RT-qPCR is a highly sensitive tool for identifying H5 HPAIV in disease-free areas or during the early stages of an outbreak. However, under vaccination or endemic settings, interpreting positive RT-qPCR results becomes more complicated. In this study, Ct values with positive results were obtained from samples of vaccinated chickens, although infectious viruses were not recovered from the same samples (Figure S3). This discrepancy arises because viral RNA may persist long after virus clearance following vaccination or recovery, leading to positive PCR results even in protected animals. Positive PCR results can lead to misinterpretation of infection status. Differentiating between vaccinated, infected, and uninfected individuals based solely on Ct values is challenging given the principle of gene detection diagnosis. Therefore, in the context of post-vaccination monitoring, positive qPCR results must be interpreted with caution, and virus isolation remains the gold standard for confirming active, infectious virus shedding and accurately assessing vaccine efficacy in the field.

5. Conclusions

This study rigorously evaluated a newly developed H5 avian influenza vaccine against the contemporary clade 2.3.4.4b of H5 HPAIV, comparing its efficacy with both a challenge strain-originated vaccine and the Japanese stockpile vaccine strain. The trial antigenically matched inactivated vaccine provided sufficient immunity to protect juvenile chickens with a single dose but did not fully protect hens from the circulating H5N1 HPAIV belonging to clade 2.3.4.4b. Although antigenically mismatched, the stockpiled vaccine protects against mortality but does not completely prevent virus shedding, confirming that antigenic matching is required for achieving sterile immunity. The failure to fully protect the hens suggests that the effectiveness of vaccines is affected by both antigenic variation and insufficient relative dose in older birds.

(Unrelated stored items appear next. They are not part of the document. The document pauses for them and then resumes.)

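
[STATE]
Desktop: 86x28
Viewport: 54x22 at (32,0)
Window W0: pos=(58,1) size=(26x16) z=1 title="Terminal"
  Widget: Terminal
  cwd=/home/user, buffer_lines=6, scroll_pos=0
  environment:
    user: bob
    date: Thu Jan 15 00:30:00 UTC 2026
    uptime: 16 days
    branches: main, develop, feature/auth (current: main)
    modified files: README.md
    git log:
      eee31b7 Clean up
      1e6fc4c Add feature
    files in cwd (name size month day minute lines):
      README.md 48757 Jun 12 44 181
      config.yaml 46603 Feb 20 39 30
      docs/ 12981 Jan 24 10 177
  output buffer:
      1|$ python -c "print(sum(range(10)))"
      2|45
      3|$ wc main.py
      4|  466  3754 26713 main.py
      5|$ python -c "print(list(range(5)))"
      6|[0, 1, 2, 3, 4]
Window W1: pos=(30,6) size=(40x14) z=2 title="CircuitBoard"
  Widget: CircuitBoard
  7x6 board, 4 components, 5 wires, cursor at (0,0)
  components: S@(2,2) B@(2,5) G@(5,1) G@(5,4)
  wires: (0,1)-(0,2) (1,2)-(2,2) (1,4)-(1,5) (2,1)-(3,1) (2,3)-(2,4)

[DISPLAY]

                                                      
                          ┏━━━━━━━━━━━━━━━━━━━━━━━━┓  
                          ┃ Terminal               ┃  
                          ┠────────────────────────┨  
                          ┃$ python -c "print(sum(r┃  
                          ┃45                      ┃  
━━━━━━━━━━━━━━━━━━━━━━━━━━━━━━━━━━━━━┓y            ┃  
CircuitBoard                         ┃ 26713 main.p┃  
─────────────────────────────────────┨ "print(list(┃  
  0 1 2 3 4 5 6                      ┃, 4]         ┃  
  [.]  · ─ ·                         ┃             ┃  
                                     ┃             ┃  
           ·       · ─ ·             ┃             ┃  
           │                         ┃             ┃  
       ·   S   · ─ ·   B             ┃             ┃  
       │                             ┃             ┃  
       ·                             ┃━━━━━━━━━━━━━┛  
                                     ┃                
                                     ┃                
━━━━━━━━━━━━━━━━━━━━━━━━━━━━━━━━━━━━━┛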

These results highlight a major limitation of inactivated vaccines, where vaccine efficacy may decrease due to antigenic change or when adult birds receive an insufficient vaccine dose. Therefore, continuous surveillance of circulating strains, combined with antigenic and genetic analysis, as well as post-vaccination monitoring, is essential for early detection and timely response. Furthermore, to achieve complete protection in older birds, a refined vaccination strategy may be required, particularly under single-shot emergency use policies.